Alluvione in Giappone: 100 morti e decine di dispersi

Alluvione in Giappone: 100 morti e decine di dispersi

L'alluvione in Giappone ha fatto registrare finora 100 morti e decine di dispersi, gravi danni anche ai trasporti e alle abitazioni.

Critica la situazione in Giappone dopo le forti piogge che lo hanno colpito nelle scorse ore. Una vera e propria “corsa contro il tempo” secondo quanto affermato dal premier nipponico Abe, secondo il quale al momento l’alluvione sarebbe costato la vita ad almeno 100 persone. Decine i dispersi, con il bilancio che rischia di aggravarsi col passare del tempo. Le aree del Paese più colpite sono la regione del Kansai e del Kyushu, situate nella zona centro occidentale.

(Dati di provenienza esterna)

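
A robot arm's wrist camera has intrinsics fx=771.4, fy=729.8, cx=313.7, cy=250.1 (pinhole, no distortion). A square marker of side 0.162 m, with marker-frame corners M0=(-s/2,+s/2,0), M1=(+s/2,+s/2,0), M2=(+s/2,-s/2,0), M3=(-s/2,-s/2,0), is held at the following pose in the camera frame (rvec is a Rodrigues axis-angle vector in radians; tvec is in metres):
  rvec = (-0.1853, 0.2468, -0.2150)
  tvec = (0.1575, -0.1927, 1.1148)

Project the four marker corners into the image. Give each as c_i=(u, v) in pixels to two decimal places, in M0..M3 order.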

Per fronteggiare l’alluvione che ha colpito il Giappone il premier Abe ha disposto l’intervento di vari corpi, dalla Polizia ai Vigili del fuoco fino alla Guardia Costiera. Oltre 50 mila gli uomini impiegati sul territorio per fronteggiare il disastro, con circa 5,9 milioni di persone costrette all’evacuazione per motivi di sicurezza. Attivi alcuni centri d’accoglienza, che ospitano attualmente circa 30 mila persone.

Danneggiati dall’alluvione anche i servizi di trasporto, come riferito dal ministro per le Infrastrutture, con 17 operatori ferroviari costretti a sospende i servizi in attesa del ripristino dei collegamenti; un’operazione quest’ultima che potrebbe richiedere diverse settimane, se non mesi per essere ultimata. La situazione di precarietà ha spinto colossi dell’auto come Mazda e Daihatsu a sospendere, nelle prefetture coinvolte (incluse quelle di Kyoto e Osaka), le attività dei propri stabilimenti. Questo è dovuto alle difficoltà di spostamento per i propri dipendenti oltre che a quella di far arrivare in sede i pezzi di ricambio.

Tra le aree più colpite dall’alluvione la prefettura di Okayama, dove circa mille persone sono state costrette a rifugiarsi sui tetti in attesa del salvataggio da parte dei soccorritori mediante l’utilizzo di elicotteri o imbarcazioni. Gravi danni anche all’agricoltura e all’edilizia nel distretto di Mabicho, con 1.200 ettari sommersi e l’inondazione di 4.600 abitazioni.